Where limiting factors are difficult to identify or the capability of the area to produce abundant wildlife is limited, attempting to address a subtle limiting factor may not be cost effective.

Regardless of the type of habitat management used, the wildlife manager recognizes the fact that he or she is actually managing a community.  Seldom can we manage a single species without impacts on other species sharing their habitat requirements and preferences.  The species of interest (game species, endangered species or others) is the reason for the management or the reason that a management program is undertaken.  Associated species benefit from the same management program or activity.  These species are managed as communities.  They represent groups of plants and animals that share the resources of the community by maintaining a complex set of dynamic interactions.
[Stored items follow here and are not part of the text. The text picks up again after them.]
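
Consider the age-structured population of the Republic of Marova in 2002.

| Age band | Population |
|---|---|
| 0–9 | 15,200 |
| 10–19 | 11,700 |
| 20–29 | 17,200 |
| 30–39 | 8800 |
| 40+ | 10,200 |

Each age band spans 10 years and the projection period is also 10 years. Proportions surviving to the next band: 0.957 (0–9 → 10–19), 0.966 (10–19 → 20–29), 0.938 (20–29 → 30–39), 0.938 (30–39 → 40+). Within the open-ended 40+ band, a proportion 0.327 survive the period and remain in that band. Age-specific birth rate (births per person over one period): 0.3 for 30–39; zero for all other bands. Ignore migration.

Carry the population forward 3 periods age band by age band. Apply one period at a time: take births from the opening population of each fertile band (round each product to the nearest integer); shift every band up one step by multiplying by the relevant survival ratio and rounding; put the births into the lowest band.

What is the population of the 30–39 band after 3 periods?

13180

— Period 1 —
Births: 8800 × 0.3 = 2640
10–19: 15200 × 0.957 = 14546
20–29: 11700 × 0.966 = 11302
30–39: 17200 × 0.938 = 16134
40+: 8800 × 0.938 + 10200 × 0.327 = 8254 + 3335 = 11589
Population now: 0–9=2640, 10–19=14546, 20–29=11302, 30–39=16134, 40+=11589
— Period 2 —
Births: 16134 × 0.3 = 4840
10–19: 2640 × 0.957 = 2526
20–29: 14546 × 0.966 = 14051
30–39: 11302 × 0.938 = 10601
40+: 16134 × 0.938 + 11589 × 0.327 = 15134 + 3790 = 18924
Population now: 0–9=4840, 10–19=2526, 20–29=14051, 30–39=10601, 40+=18924
— Period 3 —
Births: 10601 × 0.3 = 3180
10–19: 4840 × 0.957 = 4632
20–29: 2526 × 0.966 = 2440
30–39: 14051 × 0.938 = 13180
40+: 10601 × 0.938 + 18924 × 0.327 = 9944 + 6188 = 16132
Population now: 0–9=3180, 10–19=4632, 20–29=2440, 30–39=13180, 40+=16132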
Wildlife management is continuing to evolve as a discipline.  Today’s managers are involved with understanding people and their motivations and satisfactions as well as wildlife and their requirements and preferences.  The result is an integrated management system that takes into account wildlife biology, the capabilities of the land and water, human wants and needs, human pressures, economics and the political decision making process.  While early managers could concern themselves primarily with biological limits and capacities, modern managers must include a broader spectrum including human interests and affordability as well as the potential impacts of selected actions.  Professional competency demands state-of-the-art science, technology, and art.  It requires enlightened responsibility for wildlife resources held in trust for the rest of society – supplying the professional wisdom for “wise use.”